Vermittlungsausschuss muss nach Lösungen suchen

Das Bildungspaket ist Teil der Hartz-IV-Reform. Dabei soll es Zuschüsse zum Mittagessen in der Schule und Geld für Nachhilfe, einen Vereinsbeitrag oder etwa für zusätzlichen Instrumenten-Unterricht geben.

Nach einem Nein der Länderkammer muss der Vermittlungsausschuss aus Bundesrat und Bundestag einen Kompromiss suchen. Die Bundesregierung will bereits am Mittwoch einen sogenannten Vorratsbeschluss fassen, um den Ausschuss möglichst schnell anrufen zu können. Frühester Termin für eine Sitzung wäre der 23. Dezember.

Aber selbst wenn man sich dort einigen würde, könnte die BA ihre EDV-Systeme nicht mehr rechtzeitig umprogrammieren. "Das käme für uns zu spät", sagte die Sprecherin. Im Vermittlungsausschuss dürfte es zu schwierigen Gesprächen kommen. Die SPD fordert mehr Geld für Ganztagsschulen, für Erzieher und Sozialarbeiter an den Schulen. Außerdem hat sie methodische Zweifel an der Neuberechnung der Hartz-IV-Sätze.

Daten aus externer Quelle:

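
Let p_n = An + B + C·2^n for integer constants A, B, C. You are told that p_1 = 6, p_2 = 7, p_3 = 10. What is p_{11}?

The three given values yield: A + B + 2C = 6; 2A + B + 4C = 7; 3A + B + 8C = 10.
Subtracting the first from the second: A + 2C = 1.
Subtracting the second from the third: A + 4C = 3.
Solving: C = 1, A = -1, then B = 5.
Therefore p_{11} = -11 + 5 + 1·2048 = 2042.

2042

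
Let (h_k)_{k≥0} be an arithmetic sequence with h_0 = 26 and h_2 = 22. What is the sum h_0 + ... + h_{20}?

126

Common difference d = (22 - 26) / (2 - 0) = -2.
h_k = 26 + (k - 0)·(-2).
h_{20} = -14; S = 21·(26 + (-14))/2 = 126.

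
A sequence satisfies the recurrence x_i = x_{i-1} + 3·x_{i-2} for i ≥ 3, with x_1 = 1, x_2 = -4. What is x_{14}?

x_3 = -1; x_4 = -13; x_5 = -16; …; x_{11} = -3112; x_{12} = -7255; x_{13} = -16591; x_{14} = -38356.

-38356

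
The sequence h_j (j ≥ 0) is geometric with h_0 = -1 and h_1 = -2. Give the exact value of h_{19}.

-524288

Common ratio r = 2.
h_j = (-1)·2^(j-0).
h_{19} = (-1)·2^19 = -524288.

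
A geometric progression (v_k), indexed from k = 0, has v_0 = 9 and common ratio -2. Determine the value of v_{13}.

v_k = 9·(-2)^(k-0).
v_{13} = 9·(-2)^13 = -73728.

-73728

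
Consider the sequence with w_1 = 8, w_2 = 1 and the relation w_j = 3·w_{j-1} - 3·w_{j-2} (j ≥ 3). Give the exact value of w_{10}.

Applying the relation repeatedly:
w_3 = -21; w_4 = -66; w_5 = -135; w_6 = -207; w_7 = -216; w_8 = -27; w_9 = 567; w_{10} = 1782.

1782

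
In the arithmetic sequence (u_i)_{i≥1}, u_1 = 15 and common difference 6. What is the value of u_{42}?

261

u_i = 15 + (i - 1)·6.
u_{42} = 15 + 41·6 = 261.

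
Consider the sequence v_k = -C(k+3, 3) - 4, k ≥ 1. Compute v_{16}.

C(19, 3) = 969, so v_{16} = -973.

-973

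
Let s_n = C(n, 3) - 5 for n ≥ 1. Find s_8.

C(8, 3) = 56, so s_8 = 51.

51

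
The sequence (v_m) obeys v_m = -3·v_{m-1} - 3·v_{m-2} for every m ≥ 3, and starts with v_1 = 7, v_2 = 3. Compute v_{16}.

Step forward from the initial values:
v_3 = -30;  v_4 = 81;  v_5 = -153;  …;  v_{13} = 5103;  v_{14} = 2187;  v_{15} = -21870;  v_{16} = 59049.

59049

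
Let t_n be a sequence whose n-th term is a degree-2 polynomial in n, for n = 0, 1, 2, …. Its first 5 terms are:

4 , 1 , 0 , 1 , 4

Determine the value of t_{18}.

256

1st diffs: -3, -1, 1, 3.
2nd diffs: 2, 2, 2 (constant).
Newton forward-difference form: t_n = 4 + (-3)·C(n,1) + 2·C(n,2).
At n = 18: n = 18, so t_{18} = 4 - 54 + 306 = 256.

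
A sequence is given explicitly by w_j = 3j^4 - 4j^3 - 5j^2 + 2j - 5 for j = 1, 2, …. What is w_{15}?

137275

w_{15} = 3·15^4 - 4·15^3 - 5·15^2 + 2·15 - 5 = 137275.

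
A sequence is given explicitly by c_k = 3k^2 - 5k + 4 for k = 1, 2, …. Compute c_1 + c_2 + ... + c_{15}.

3180

Over k = 1..15: Σk = 120, Σk² = 1240.
Total = (3)·1240 + (-5)·120 + (4)·15 = 3180.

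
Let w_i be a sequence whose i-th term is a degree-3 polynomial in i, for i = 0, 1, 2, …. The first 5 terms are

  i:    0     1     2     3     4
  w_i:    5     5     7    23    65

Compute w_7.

1st diffs: 0, 2, 16, 42.
2nd diffs: 2, 14, 26.
3rd diffs: 12, 12 (constant).
Newton forward-difference form: w_i = 5 + 2·C(i,2) + 12·C(i,3).
At i = 7: i = 7, so w_7 = 5 + 42 + 420 = 467.

467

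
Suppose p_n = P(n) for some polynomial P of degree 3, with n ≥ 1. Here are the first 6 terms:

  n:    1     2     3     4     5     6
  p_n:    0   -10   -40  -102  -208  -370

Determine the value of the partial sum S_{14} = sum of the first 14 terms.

-20202

1st diffs: -10, -30, -62, -106, -162.
2nd diffs: -20, -32, -44, -56.
3rd diffs: -12, -12, -12 (constant).
Newton forward-difference form: p_n = (-10)·C(n-1,1) + (-20)·C(n-1,2) + (-12)·C(n-1,3).
Continuing: …, -600, -910, -1312, -1818, …, p_{14} = -5122.
Summing n = 1..14 (14 terms) gives -20202.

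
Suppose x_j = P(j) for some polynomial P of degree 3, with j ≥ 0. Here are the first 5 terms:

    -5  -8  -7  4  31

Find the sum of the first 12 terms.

3592

1st diffs: -3, 1, 11, 27.
2nd diffs: 4, 10, 16.
3rd diffs: 6, 6 (constant).
Newton forward-difference form: x_j = -5 + (-3)·C(j,1) + 4·C(j,2) + 6·C(j,3).
Continuing: …, 80, 157, 268, 419, …, x_{11} = 1172.
Summing j = 0..11 (12 terms) gives 3592.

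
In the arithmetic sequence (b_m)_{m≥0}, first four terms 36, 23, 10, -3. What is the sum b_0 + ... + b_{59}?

-20850

Common difference d = -13.
b_m = 36 + (m - 0)·(-13).
b_{59} = -731; S = 60·(36 + (-731))/2 = -20850.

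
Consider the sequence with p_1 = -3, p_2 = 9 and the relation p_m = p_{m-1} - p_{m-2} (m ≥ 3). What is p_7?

-3

Compute successive terms:
p_3 = 12;  p_4 = 3;  p_5 = -9;  p_6 = -12;  p_7 = -3.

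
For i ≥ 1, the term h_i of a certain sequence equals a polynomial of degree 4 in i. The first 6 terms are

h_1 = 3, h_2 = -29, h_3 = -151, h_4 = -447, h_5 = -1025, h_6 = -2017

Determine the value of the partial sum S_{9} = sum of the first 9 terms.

1st diffs: -32, -122, -296, -578, -992.
2nd diffs: -90, -174, -282, -414.
3rd diffs: -84, -108, -132.
4th diffs: -24, -24 (constant).
Newton forward-difference form: h_i = 3 + (-32)·C(i-1,1) + (-90)·C(i-1,2) + (-84)·C(i-1,3) + (-24)·C(i-1,4).
Continuing: -3579, -5891, -9157.
Summing i = 1..9 (9 terms) gives -22293.

-22293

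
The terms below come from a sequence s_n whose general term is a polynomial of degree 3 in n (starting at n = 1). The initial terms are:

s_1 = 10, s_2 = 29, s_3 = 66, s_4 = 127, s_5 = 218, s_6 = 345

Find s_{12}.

1st diffs: 19, 37, 61, 91, 127.
2nd diffs: 18, 24, 30, 36.
3rd diffs: 6, 6, 6 (constant).
Newton forward-difference form: s_n = 10 + 19·C(n-1,1) + 18·C(n-1,2) + 6·C(n-1,3).
At n = 12: n-1 = 11, so s_{12} = 10 + 209 + 990 + 990 = 2199.

2199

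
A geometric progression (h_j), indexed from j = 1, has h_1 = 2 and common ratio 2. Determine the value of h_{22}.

4194304

h_j = 2·2^(j-1).
h_{22} = 2·2^21 = 4194304.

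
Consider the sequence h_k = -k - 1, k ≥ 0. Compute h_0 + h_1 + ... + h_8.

-45

Over k = 0..8: Σk = 36.
Total = (-1)·36 + (-1)·9 = -45.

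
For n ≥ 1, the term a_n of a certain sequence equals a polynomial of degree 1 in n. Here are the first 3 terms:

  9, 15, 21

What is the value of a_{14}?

1st diffs: 6, 6 (constant).
So a_n = 6n + 3.
Evaluating at n = 14 gives a_{14} = 87.

87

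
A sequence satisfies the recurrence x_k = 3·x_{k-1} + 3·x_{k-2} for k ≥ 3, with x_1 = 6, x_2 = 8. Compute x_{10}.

x_3 = 42;  x_4 = 150;  x_5 = 576;  x_6 = 2178;  x_7 = 8262;  x_8 = 31320;  x_9 = 118746;  x_{10} = 450198.

450198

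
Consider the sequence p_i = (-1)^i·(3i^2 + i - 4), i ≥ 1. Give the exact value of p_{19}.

(-1)^19 = -1; 3i^2 + i - 4 at i=19 is 1098; so p_{19} = -1098.

-1098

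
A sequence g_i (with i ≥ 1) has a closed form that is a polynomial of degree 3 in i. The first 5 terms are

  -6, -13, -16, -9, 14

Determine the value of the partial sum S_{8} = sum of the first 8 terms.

400

1st diffs: -7, -3, 7, 23.
2nd diffs: 4, 10, 16.
3rd diffs: 6, 6 (constant).
Newton forward-difference form: g_i = -6 + (-7)·C(i-1,1) + 4·C(i-1,2) + 6·C(i-1,3).
Continuing: 59, 132, 239.
Summing i = 1..8 (8 terms) gives 400.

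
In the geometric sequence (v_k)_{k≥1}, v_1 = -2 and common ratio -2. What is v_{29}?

v_k = (-2)·(-2)^(k-1).
v_{29} = (-2)·(-2)^28 = -536870912.

-536870912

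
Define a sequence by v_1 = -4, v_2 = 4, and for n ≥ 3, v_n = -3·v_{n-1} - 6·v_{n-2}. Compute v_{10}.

Compute successive terms:
v_3 = 12, v_4 = -60, v_5 = 108, v_6 = 36, v_7 = -756, v_8 = 2052, v_9 = -1620, v_{10} = -7452.

-7452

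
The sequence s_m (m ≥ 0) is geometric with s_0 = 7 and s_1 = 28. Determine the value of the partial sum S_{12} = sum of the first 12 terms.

39146835

Common ratio r = 4.
s_m = 7·4^(m-0).
S = 7·(4^12 - 1)/(4 - 1) = 7·(16777216 - 1)/(3) = 39146835.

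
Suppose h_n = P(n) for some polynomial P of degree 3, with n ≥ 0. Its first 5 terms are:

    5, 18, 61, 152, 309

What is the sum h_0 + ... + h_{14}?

39660

1st diffs: 13, 43, 91, 157.
2nd diffs: 30, 48, 66.
3rd diffs: 18, 18 (constant).
Newton forward-difference form: h_n = 5 + 13·C(n,1) + 30·C(n,2) + 18·C(n,3).
Continuing: …, 550, 893, 1356, 1957, …, h_{14} = 9469.
Summing n = 0..14 (15 terms) gives 39660.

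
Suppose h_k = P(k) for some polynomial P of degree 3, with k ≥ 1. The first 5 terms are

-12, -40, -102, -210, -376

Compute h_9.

-1860

1st diffs: -28, -62, -108, -166.
2nd diffs: -34, -46, -58.
3rd diffs: -12, -12 (constant).
Newton forward-difference form: h_k = -12 + (-28)·C(k-1,1) + (-34)·C(k-1,2) + (-12)·C(k-1,3).
At k = 9: k-1 = 8, so h_9 = -12 - 224 - 952 - 672 = -1860.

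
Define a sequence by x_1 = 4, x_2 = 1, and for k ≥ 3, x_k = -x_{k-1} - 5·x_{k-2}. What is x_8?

1121

Step forward from the initial values:
x_3 = -21  x_4 = 16  x_5 = 89  x_6 = -169  x_7 = -276  x_8 = 1121.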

Der stellvertretende SPD-Fraktionsvorsitzende Hubertus Heil sagte: "Bei den Verhandlungen geht Gründlichkeit vor Schnelligkeit." Er warnte davor, in Nachtsitzungen unausgereifte Lösungen zu finden, die dann wieder vor dem Bundesverfassungsgericht landen. Das Gericht hatte verlangt, bis Ende 2010 die Hartz-IV-Leistungen neu zu berechnen.